The iPhone 4 retails with a two-year contract for $199 for a 16GB version, and $299 for the 32GB version. Features include a front-facing camera for video conferencing and the new iOS4 operating system, previously dubbed "iPhone OS 4," which includes features such as multitasking.
Rampant demand for the next-generation iPhone 4, apparently unanticipated by both Apple and U.S. carrier AT&T, led to both companies experiencing an ordering-system meltdown during the smartphone's initial period of presale availability. Reports circulated online of AT&T employees forced to jot customers' details on paper after store computers crashed, and visitors to Apple's Website encountered error messages.
The 600,000 customers who ordered iPhones on June 15, the first day of presales, "was the largest number ... Apple has ever taken in a single day and was far higher than we anticipated, resulting in many order and approval system malfunctions," read a June 16 statement on Apple's Website. "Many customers were turned away or abandoned the process in frustration.

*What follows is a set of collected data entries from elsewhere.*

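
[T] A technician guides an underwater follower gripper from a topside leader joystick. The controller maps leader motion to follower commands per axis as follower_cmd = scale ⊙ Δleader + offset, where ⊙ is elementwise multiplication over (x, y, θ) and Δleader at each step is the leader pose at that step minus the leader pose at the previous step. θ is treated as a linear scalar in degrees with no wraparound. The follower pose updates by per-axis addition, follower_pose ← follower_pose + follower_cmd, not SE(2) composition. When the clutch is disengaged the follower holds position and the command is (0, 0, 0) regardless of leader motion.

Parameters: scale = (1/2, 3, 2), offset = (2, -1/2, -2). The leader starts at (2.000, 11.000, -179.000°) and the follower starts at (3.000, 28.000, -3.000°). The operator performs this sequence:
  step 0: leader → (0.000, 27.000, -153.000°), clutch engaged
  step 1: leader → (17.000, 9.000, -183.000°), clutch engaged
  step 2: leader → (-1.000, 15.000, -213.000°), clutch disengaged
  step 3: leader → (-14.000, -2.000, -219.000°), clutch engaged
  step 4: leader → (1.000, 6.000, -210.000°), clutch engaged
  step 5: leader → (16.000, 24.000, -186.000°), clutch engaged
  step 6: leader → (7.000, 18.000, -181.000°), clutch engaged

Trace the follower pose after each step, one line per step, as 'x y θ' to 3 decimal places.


step 0: Δleader=(-2.000, 16.000, 26.000°), engaged; cmd=(1.000, 47.500, 50.000°) → follower=(4.000, 75.500, 47.000°)
step 1: Δleader=(17.000, -18.000, -30.000°), engaged; cmd=(10.500, -54.500, -62.000°) → follower=(14.500, 21.000, -15.000°)
step 2: Δleader=(-18.000, 6.000, -30.000°), disengaged; cmd=(0,0,0) → follower holds at (14.500, 21.000, -15.000°)
step 3: Δleader=(-13.000, -17.000, -6.000°), engaged; cmd=(-4.500, -51.500, -14.000°) → follower=(10.000, -30.500, -29.000°)
step 4: Δleader=(15.000, 8.000, 9.000°), engaged; cmd=(9.500, 23.500, 16.000°) → follower=(19.500, -7.000, -13.000°)
step 5: Δleader=(15.000, 18.000, 24.000°), engaged; cmd=(9.500, 53.500, 46.000°) → follower=(29.000, 46.500, 33.000°)
step 6: Δleader=(-9.000, -6.000, 5.000°), engaged; cmd=(-2.500, -18.500, 8.000°) → follower=(26.500, 28.000, 41.000°)

4.000 75.500 47.000
14.500 21.000 -15.000
14.500 21.000 -15.000
10.000 -30.500 -29.000
19.500 -7.000 -13.000
29.000 46.500 33.000
26.500 28.000 41.000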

We apologize to everyone who encountered difficulties."
In a June 22 research note, Barclays Capital analyst James Ratcliffe suggested that, based on "channel checks by our communications equipment and semiconductor research partners," the iPhone will launch on Verizon in early 2011. He also predicted that between 500,000 and 1 million AT&T customers, dissatisfied with their carrier service, could jump with their iPhones onto Verizon's network.

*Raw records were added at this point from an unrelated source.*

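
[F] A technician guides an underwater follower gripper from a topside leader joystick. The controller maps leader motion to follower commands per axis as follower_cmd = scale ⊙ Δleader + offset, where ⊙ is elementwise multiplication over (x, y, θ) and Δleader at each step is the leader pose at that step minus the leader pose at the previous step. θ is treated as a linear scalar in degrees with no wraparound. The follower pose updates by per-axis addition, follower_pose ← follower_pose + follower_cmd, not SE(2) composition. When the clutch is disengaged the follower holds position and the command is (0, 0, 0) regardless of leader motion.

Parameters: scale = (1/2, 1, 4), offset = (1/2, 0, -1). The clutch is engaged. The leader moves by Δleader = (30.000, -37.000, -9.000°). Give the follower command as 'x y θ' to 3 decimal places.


axis x: 1/2·30.000 + 1/2 = 15.500
axis y: 1·-37.000 + 0 = -37.000
axis θ: 4·-9.000 + -1 = -37.000

15.500 -37.000 -37.000


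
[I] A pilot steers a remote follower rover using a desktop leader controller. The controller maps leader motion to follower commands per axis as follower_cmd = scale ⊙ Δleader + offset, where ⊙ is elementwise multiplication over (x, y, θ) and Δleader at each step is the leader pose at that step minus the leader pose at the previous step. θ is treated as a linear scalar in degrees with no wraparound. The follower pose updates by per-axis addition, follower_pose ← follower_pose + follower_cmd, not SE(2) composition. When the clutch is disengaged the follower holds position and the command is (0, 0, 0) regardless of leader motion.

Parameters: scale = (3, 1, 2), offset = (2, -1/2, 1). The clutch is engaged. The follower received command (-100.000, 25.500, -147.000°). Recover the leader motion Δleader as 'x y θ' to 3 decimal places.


axis x: (-100.000 − 2) / (3) = -34.000
axis y: (25.500 − -1/2) / (1) = 26.000
axis θ: (-147.000 − 1) / (2) = -74.000

-34.000 26.000 -74.000


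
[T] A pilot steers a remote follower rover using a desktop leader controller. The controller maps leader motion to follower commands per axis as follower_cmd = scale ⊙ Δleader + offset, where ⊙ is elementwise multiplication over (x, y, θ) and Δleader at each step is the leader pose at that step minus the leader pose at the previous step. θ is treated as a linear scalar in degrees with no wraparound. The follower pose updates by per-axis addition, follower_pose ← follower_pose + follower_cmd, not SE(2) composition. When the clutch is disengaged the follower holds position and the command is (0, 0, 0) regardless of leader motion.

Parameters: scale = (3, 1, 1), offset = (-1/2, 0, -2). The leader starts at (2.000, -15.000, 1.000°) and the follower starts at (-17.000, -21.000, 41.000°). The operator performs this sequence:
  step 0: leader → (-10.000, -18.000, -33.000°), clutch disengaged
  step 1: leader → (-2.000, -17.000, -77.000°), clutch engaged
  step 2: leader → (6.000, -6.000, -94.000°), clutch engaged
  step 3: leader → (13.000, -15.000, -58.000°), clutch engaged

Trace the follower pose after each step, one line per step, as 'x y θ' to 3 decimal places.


step 0: Δleader=(-12.000, -3.000, -34.000°), disengaged; cmd=(0,0,0) → follower holds at (-17.000, -21.000, 41.000°)
step 1: Δleader=(8.000, 1.000, -44.000°), engaged; cmd=(23.500, 1.000, -46.000°) → follower=(6.500, -20.000, -5.000°)
step 2: Δleader=(8.000, 11.000, -17.000°), engaged; cmd=(23.500, 11.000, -19.000°) → follower=(30.000, -9.000, -24.000°)
step 3: Δleader=(7.000, -9.000, 36.000°), engaged; cmd=(20.500, -9.000, 34.000°) → follower=(50.500, -18.000, 10.000°)

-17.000 -21.000 41.000
6.500 -20.000 -5.000
30.000 -9.000 -24.000
50.500 -18.000 10.000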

The "iPhone would be a plus for Verizon, but not a seismic industry change, given the relative stickiness of smartphone customers," Ratcliffe wrote in his note, circulated among the firm's clients. "[The] primary source of Verizon iPhone [subscribers] would be pent-up demand by existing Verizon [subscribers]." Because of that, the number of postpaid Verizon subscribers would only increase by 900,000 in 2011, he predicted, even as Verizon activated more than 9 million new iPhones by the end of that year.